Since arriving in February 2021, the streaming platform has recorded an average year-on-year listening growth rate of 68 percent in Kenya, with momentum holding steady through 2025. In that year alone, Kenyans clocked over 203 million hours of listening on the platform.
The genre telling the biggest story is Amapiano. Streams of the South African born sound grew by 1,404 percent between 2021 and 2025, outpacing every other genre tracked in the market. Gospel and praise music followed at 1,103 percent growth, with R&B at 737 percent, Afrobeats at 680 percent and hip-hop and rap at 520 percent.

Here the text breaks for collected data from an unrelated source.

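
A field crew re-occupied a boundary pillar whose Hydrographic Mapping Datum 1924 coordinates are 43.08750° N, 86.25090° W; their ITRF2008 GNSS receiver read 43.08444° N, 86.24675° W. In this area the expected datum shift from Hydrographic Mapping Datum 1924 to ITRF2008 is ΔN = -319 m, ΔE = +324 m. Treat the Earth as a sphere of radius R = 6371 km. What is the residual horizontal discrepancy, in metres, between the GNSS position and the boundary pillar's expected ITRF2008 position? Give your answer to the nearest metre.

Observed coordinate differences: Δφ = -0.00306°, Δλ = +0.00415°.
Converting to metres (1° lat = 111195 m, cos φ = 0.730311): observed ΔN = -340.3 m, observed ΔE = 337.0 m.
Subtracting the expected shift leaves a residual of -340.3 − (-319) = -21.3 m north and 337.0 − (324) = 13.0 m east.
Residual distance = √((-21.3)² + 13.0²) = 24.9 m.

25 m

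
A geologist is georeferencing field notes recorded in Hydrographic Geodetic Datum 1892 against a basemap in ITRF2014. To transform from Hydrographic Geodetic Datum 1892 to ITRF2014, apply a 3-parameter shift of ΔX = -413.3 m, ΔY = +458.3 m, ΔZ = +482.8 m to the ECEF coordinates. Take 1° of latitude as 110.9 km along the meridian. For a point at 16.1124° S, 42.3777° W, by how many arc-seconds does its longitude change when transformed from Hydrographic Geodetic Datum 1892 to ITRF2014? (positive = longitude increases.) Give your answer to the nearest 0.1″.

sin φ = -0.277523, cos φ = 0.960719, sin λ = -0.674015, cos λ = 0.738718.
East component: ΔE = −sin λ·ΔX + cos λ·ΔY = −(-0.674015)(-413.3) + (0.738718)(458.3) = 59.98 m.
1° of latitude spans 110900 m; at latitude φ, 1° of longitude spans that × cos φ = 106543.7 m, so Δλ = 59.98 / 106543.7 × 3600 = 2.027″.

Δλ = 2.0″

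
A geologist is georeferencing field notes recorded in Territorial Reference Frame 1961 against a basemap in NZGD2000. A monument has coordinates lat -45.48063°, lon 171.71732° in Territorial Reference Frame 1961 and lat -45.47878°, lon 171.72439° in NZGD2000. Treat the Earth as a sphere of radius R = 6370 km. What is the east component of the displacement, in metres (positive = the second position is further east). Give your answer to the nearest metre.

Δφ = -45.47878° − -45.48063° = +0.00185°; Δλ = 171.72439° − 171.71732° = +0.00707°.
1° along a meridian = πR/180 = 111177 m.
ΔN = Δφ × 111177 = 205.7 m; ΔE = Δλ × 111177 × cos(-45.48063°) = +0.00707 × 111177 × 0.701150 = 551.1 m.

ΔE = 551 m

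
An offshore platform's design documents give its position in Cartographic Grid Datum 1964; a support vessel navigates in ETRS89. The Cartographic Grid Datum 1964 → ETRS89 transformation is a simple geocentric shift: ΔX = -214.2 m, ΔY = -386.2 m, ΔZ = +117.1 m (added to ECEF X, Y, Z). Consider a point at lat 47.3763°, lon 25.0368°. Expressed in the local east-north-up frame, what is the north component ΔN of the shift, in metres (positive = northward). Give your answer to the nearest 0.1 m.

ΔN = 342.4 m

The local north axis is (−sin φ cos λ, −sin φ sin λ, cos φ), giving ΔN = 142.802 + 120.262 + 79.298 = 342.36 m.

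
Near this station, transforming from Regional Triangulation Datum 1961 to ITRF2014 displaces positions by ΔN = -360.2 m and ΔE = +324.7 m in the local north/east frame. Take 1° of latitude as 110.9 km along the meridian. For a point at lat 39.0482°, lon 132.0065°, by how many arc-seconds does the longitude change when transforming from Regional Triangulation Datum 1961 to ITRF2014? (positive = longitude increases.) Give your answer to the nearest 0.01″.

Δλ = 13.57″

At latitude 39.0482°, cos φ = 0.776616.
1° of longitude at this latitude = 110.9 × cos φ = 86.13 km, so Δλ = 324.7 / 86126.7 = 0.0037700° = 13.572″.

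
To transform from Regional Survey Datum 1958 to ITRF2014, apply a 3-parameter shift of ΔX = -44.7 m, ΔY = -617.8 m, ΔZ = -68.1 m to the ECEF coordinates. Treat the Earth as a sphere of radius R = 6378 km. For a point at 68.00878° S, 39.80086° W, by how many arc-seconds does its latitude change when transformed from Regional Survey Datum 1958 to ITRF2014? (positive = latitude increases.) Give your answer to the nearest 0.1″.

sin φ = -0.927241, cos φ = 0.374465, sin λ = -0.640121, cos λ = 0.768274.
North component: ΔN = −sin φ cos λ·ΔX − sin φ sin λ·ΔY + cos φ·ΔZ = −(-0.927241)(0.768274)(-44.7) − (-0.927241)(-0.640121)(-617.8) + (0.374465)(-68.1) = 309.35 m.
1° of latitude spans πR/180 = 111317 m, so Δφ = 309.35 / 111317 × 3600 = 10.004″.

Δφ = 10.0″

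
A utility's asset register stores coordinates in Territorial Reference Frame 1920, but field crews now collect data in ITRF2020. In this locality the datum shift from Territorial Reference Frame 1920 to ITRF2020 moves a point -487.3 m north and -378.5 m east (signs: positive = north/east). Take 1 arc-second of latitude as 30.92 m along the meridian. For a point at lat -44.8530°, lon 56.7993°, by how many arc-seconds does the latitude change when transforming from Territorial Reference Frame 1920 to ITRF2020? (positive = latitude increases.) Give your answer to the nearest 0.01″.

Δφ = -15.76″

1″ of latitude = 30.92 m, so Δφ = -487.3 / 30.92 = -15.760″.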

Perhaps the more telling shift, however, is in language. Listening to music in Kenyan indigenous languages grew by more than 101 percent locally over the five-year period. The appetite is not confined to Kenya either. Global streams of indigenous language Kenyan music grew 128 percent in 2024 alone, with a year-on-year growth rate of 69 percent.
Drake, Chris Brown, Future, Burna Boy and Travis Scott were Kenya’s most-streamed artists over the five years. The most played songs include Ruger’s “Asiwaju,” Ayra Starr’s “Rush,” Bien’s “Inauma” Njerae’s “Aki Sioni” and Mutoriah’s “Beta.”
On the creator side, the number of Kenyan artists on the platform has grown 112 percent since launch. Kenyans have also created more than 9 million user generated playlists since 2021 and podcast listening has surpassed 35 million hours streamed.
The platform’s data puts Kenya’s average listener age at 26 and shows that in the most recent month measured, the average listener streamed 124 different artists, a figure that suggests a user base that is actively exploring rather than passively consuming.